Times are changing. Whether we like it or not, there are some things in business that we must do, if for no other reason, than because everyone else is doing it. It’s sort of like that dark blue suit you wore to your last job interview. It didn’t really make you more or less qualified, but you might not want to be the only person to show up in a mudcloth kaftan.
Business decision-makers are more comfortable dealing with people that “fit in”. (Don’t you just hate that?) And if those decision-makers have to answer to someone else, or worse yet, a committee, the pressure to take the safest route is insurmountable.
Imagine this scenario. You’re making a career-changing sales presentation before a buying committee. You’re dressed to impressed, your word selection is Shakespearean, your handout is panoramic, the moon is in the 7th house, and Jupiter is aligned with Mars. Just when you are about to whip out the order form, some wise guy on the committee retorts, “ I don’t see your web address on this business card. You DO have one don’t you?” He phrases the question in a way that suggests, “if you don’t have a web site, then I’m sure the horse you rode in on must be thirsty by now.”
If peer pressure alone is not a compelling enough reason to submit to the web-site-owning mania, then there are some more substantive reasons to get a web site. Unlike a few years ago when there just weren’t enough people surfing the web to make a web site investment worth your time and money. Now if you don’t have one, you run the risk of being viewed as a regressive anomaly.
There are numerous tangible, as well as intangible, reasons to own a web site. Look at your web site the same way as you look at your telephone. It might ring only once a year, but try explaining to someone that the reason you don’t have a telephone is because you get most of your orders in the mail. Good luck. They’ll probably think that you’re the Unabomber redux. While the stigma of not owning a web site has not quite reached that proportion, it’s not far off.
In the old days, only companies with certain budgets could justify the cost of a web site. But in the current “gotta have it now” climate, a web site is a staple. Whether it’s for your business, non-profit, class reunion or personal use, the web site has elbowed its way into the mainstream, right up there with the telephone and business card.

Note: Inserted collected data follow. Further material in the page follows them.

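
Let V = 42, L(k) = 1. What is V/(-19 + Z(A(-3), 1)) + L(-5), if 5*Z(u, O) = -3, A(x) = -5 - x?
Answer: -8/7 ≈ -1.1429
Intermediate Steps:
Z(u, O) = -⅗ (Z(u, O) = (⅕)*(-3) = -⅗)
V/(-19 + Z(A(-3), 1)) + L(-5) = 42/(-19 - ⅗) + 1 = 42/(-98/5) + 1 = -5/98*42 + 1 = -15/7 + 1 = -8/7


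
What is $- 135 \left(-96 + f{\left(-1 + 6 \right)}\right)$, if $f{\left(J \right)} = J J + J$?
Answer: $8910$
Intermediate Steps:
$f{\left(J \right)} = J + J^{2}$ ($f{\left(J \right)} = J^{2} + J = J + J^{2}$)
$- 135 \left(-96 + f{\left(-1 + 6 \right)}\right) = - 135 \left(-96 + \left(-1 + 6\right) \left(1 + \left(-1 + 6\right)\right)\right) = - 135 \left(-96 + 5 \left(1 + 5\right)\right) = - 135 \left(-96 + 5 \cdot 6\right) = - 135 \left(-96 + 30\right) = \left(-135\right) \left(-66\right) = 8910$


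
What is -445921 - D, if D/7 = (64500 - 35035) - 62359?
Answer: -215663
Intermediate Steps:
D = -230258 (D = 7*((64500 - 35035) - 62359) = 7*(29465 - 62359) = 7*(-32894) = -230258)
-445921 - D = -445921 - 1*(-230258) = -445921 + 230258 = -215663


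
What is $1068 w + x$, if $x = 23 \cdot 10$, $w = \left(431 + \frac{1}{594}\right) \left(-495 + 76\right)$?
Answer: $- \frac{19094087960}{99} \approx -1.9287 \cdot 10^{8}$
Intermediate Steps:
$w = - \frac{107270285}{594}$ ($w = \left(431 + \frac{1}{594}\right) \left(-419\right) = \frac{256015}{594} \left(-419\right) = - \frac{107270285}{594} \approx -1.8059 \cdot 10^{5}$)
$x = 230$
$1068 w + x = 1068 \left(- \frac{107270285}{594}\right) + 230 = - \frac{19094110730}{99} + 230 = - \frac{19094087960}{99}$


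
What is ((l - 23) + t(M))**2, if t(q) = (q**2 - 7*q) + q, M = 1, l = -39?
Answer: 4489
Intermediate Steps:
t(q) = q**2 - 6*q
((l - 23) + t(M))**2 = ((-39 - 23) + 1*(-6 + 1))**2 = (-62 + 1*(-5))**2 = (-62 - 5)**2 = (-67)**2 = 4489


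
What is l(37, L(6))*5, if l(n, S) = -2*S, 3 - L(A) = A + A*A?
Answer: 390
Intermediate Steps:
L(A) = 3 - A - A² (L(A) = 3 - (A + A*A) = 3 - (A + A²) = 3 + (-A - A²) = 3 - A - A²)
l(37, L(6))*5 = -2*(3 - 1*6 - 1*6²)*5 = -2*(3 - 6 - 1*36)*5 = -2*(3 - 6 - 36)*5 = -2*(-39)*5 = 78*5 = 390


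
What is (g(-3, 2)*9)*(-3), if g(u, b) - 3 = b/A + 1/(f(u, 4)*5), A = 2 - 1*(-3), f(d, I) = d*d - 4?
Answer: -2322/25 ≈ -92.880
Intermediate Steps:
f(d, I) = -4 + d² (f(d, I) = d² - 4 = -4 + d²)
A = 5 (A = 2 + 3 = 5)
g(u, b) = 3 + b/5 + 1/(5*(-4 + u²)) (g(u, b) = 3 + (b/5 + 1/((-4 + u²)*5)) = 3 + (b*(⅕) + (⅕)/(-4 + u²)) = 3 + (b/5 + 1/(5*(-4 + u²))) = 3 + b/5 + 1/(5*(-4 + u²)))
(g(-3, 2)*9)*(-3) = (((1 + (-4 + (-3)²)*(15 + 2))/(5*(-4 + (-3)²)))*9)*(-3) = (((1 + (-4 + 9)*17)/(5*(-4 + 9)))*9)*(-3) = (((⅕)*(1 + 5*17)/5)*9)*(-3) = (((⅕)*(⅕)*(1 + 85))*9)*(-3) = (((⅕)*(⅕)*86)*9)*(-3) = ((86/25)*9)*(-3) = (774/25)*(-3) = -2322/25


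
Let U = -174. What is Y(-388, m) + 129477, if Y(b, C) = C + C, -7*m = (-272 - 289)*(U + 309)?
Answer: 1057809/7 ≈ 1.5112e+5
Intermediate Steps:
m = 75735/7 (m = -(-272 - 289)*(-174 + 309)/7 = -(-561)*135/7 = -1/7*(-75735) = 75735/7 ≈ 10819.)
Y(b, C) = 2*C
Y(-388, m) + 129477 = 2*(75735/7) + 129477 = 151470/7 + 129477 = 1057809/7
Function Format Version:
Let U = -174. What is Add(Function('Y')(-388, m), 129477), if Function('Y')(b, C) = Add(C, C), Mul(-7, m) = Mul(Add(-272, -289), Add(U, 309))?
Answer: Rational(1057809, 7) ≈ 1.5112e+5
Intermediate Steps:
m = Rational(75735, 7) (m = Mul(Rational(-1, 7), Mul(Add(-272, -289), Add(-174, 309))) = Mul(Rational(-1, 7), Mul(-561, 135)) = Mul(Rational(-1, 7), -75735) = Rational(75735, 7) ≈ 10819.)
Function('Y')(b, C) = Mul(2, C)
Add(Function('Y')(-388, m), 129477) = Add(Mul(2, Rational(75735, 7)), 129477) = Add(Rational(151470, 7), 129477) = Rational(1057809, 7)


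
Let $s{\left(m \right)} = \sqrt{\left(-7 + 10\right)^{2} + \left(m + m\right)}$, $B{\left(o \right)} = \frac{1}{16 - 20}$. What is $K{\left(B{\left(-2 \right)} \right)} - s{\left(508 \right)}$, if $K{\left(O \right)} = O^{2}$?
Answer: $\frac{1}{16} - 5 \sqrt{41} \approx -31.953$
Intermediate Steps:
$B{\left(o \right)} = - \frac{1}{4}$ ($B{\left(o \right)} = \frac{1}{-4} = - \frac{1}{4}$)
$s{\left(m \right)} = \sqrt{9 + 2 m}$ ($s{\left(m \right)} = \sqrt{3^{2} + 2 m} = \sqrt{9 + 2 m}$)
$K{\left(B{\left(-2 \right)} \right)} - s{\left(508 \right)} = \left(- \frac{1}{4}\right)^{2} - \sqrt{9 + 2 \cdot 508} = \frac{1}{16} - \sqrt{9 + 1016} = \frac{1}{16} - \sqrt{1025} = \frac{1}{16} - 5 \sqrt{41}$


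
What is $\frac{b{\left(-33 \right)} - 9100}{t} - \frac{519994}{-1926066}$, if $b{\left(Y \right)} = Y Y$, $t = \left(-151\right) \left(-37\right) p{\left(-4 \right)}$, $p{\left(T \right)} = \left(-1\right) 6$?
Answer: $\frac{1825608533}{3586976914} \approx 0.50896$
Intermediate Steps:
$p{\left(T \right)} = -6$
$t = -33522$ ($t = \left(-151\right) \left(-37\right) \left(-6\right) = 5587 \left(-6\right) = -33522$)
$b{\left(Y \right)} = Y^{2}$
$\frac{b{\left(-33 \right)} - 9100}{t} - \frac{519994}{-1926066} = \frac{\left(-33\right)^{2} - 9100}{-33522} - \frac{519994}{-1926066} = \left(1089 - 9100\right) \left(- \frac{1}{33522}\right) - - \frac{259997}{963033} = \left(-8011\right) \left(- \frac{1}{33522}\right) + \frac{259997}{963033} = \frac{8011}{33522} + \frac{259997}{963033} = \frac{1825608533}{3586976914}$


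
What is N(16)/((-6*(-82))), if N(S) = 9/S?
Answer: 3/2624 ≈ 0.0011433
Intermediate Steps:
N(16)/((-6*(-82))) = (9/16)/((-6*(-82))) = (9*(1/16))/492 = (9/16)*(1/492) = 3/2624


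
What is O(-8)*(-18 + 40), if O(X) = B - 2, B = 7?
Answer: 110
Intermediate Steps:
O(X) = 5 (O(X) = 7 - 2 = 5)
O(-8)*(-18 + 40) = 5*(-18 + 40) = 5*22 = 110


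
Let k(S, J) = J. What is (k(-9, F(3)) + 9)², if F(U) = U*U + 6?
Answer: 576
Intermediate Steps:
F(U) = 6 + U² (F(U) = U² + 6 = 6 + U²)
(k(-9, F(3)) + 9)² = ((6 + 3²) + 9)² = ((6 + 9) + 9)² = (15 + 9)² = 24² = 576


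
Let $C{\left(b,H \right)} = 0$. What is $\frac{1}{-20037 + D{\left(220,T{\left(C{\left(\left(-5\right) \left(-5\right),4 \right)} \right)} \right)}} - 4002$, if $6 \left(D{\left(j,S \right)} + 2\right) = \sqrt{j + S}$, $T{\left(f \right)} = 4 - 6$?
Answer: $- \frac{28926885651240}{7228107269} - \frac{3 \sqrt{218}}{7228107269} \approx -4002.0$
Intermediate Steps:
$T{\left(f \right)} = -2$ ($T{\left(f \right)} = 4 - 6 = -2$)
$D{\left(j,S \right)} = -2 + \frac{\sqrt{S + j}}{6}$ ($D{\left(j,S \right)} = -2 + \frac{\sqrt{j + S}}{6} = -2 + \frac{\sqrt{S + j}}{6}$)
$\frac{1}{-20037 + D{\left(220,T{\left(C{\left(\left(-5\right) \left(-5\right),4 \right)} \right)} \right)}} - 4002 = \frac{1}{-20037 - \left(2 - \frac{\sqrt{-2 + 220}}{6}\right)} - 4002 = \frac{1}{-20037 - \left(2 - \frac{\sqrt{218}}{6}\right)} - 4002 = \frac{1}{-20039 + \frac{\sqrt{218}}{6}} - 4002 = -4002 + \frac{1}{-20039 + \frac{\sqrt{218}}{6}}$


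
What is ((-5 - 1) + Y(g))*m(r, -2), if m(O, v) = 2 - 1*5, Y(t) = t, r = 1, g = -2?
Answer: 24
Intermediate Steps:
m(O, v) = -3 (m(O, v) = 2 - 5 = -3)
((-5 - 1) + Y(g))*m(r, -2) = ((-5 - 1) - 2)*(-3) = (-6 - 2)*(-3) = -8*(-3) = 24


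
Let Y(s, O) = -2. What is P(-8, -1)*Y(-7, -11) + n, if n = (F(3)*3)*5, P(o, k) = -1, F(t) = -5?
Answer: -73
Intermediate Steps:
n = -75 (n = -5*3*5 = -15*5 = -75)
P(-8, -1)*Y(-7, -11) + n = -1*(-2) - 75 = 2 - 75 = -73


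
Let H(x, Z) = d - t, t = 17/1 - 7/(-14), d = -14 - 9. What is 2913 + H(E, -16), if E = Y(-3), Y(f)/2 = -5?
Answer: 5745/2 ≈ 2872.5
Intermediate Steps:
d = -23
Y(f) = -10 (Y(f) = 2*(-5) = -10)
E = -10
t = 35/2 (t = 17*1 - 7*(-1/14) = 17 + 1/2 = 35/2 ≈ 17.500)
H(x, Z) = -81/2 (H(x, Z) = -23 - 1*35/2 = -23 - 35/2 = -81/2)
2913 + H(E, -16) = 2913 - 81/2 = 5745/2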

I get asked all the time by business owners, managers, startup companies and others, “do I need a website?” Well, the short answer is “yes”. The long answer is “absolutely”. Listed below are some of the common benefits of owning a web site:
· Gain and maintain credibility
· Market and advertise
· Sell products online
· Save money on printing literature
· Receive instant feedback from visitors
· Generate leads for follow up on sales efforts
· Expand hours of operation
· Increase distribution channels
· Save money on staff (avoid repeating routine information)
· Share time-sensitive information with customers, employees, investors, etc, i.e. prices, new products, etc.
· Publish newsletters and other promotional materials
· Include pictures, demos, samples, i.e., products, book reviews, audio clips, video clips, etc.
· Provide directions to your location, including maps
So as you can see, besides being a status symbol, a web site can actually put money in your pocket. Before you buy however, make sure that your web site aspirations are commensurate with your budget. There are some good bargains out there, but the best buys are the ones that also include a means of attracting visitors to your site.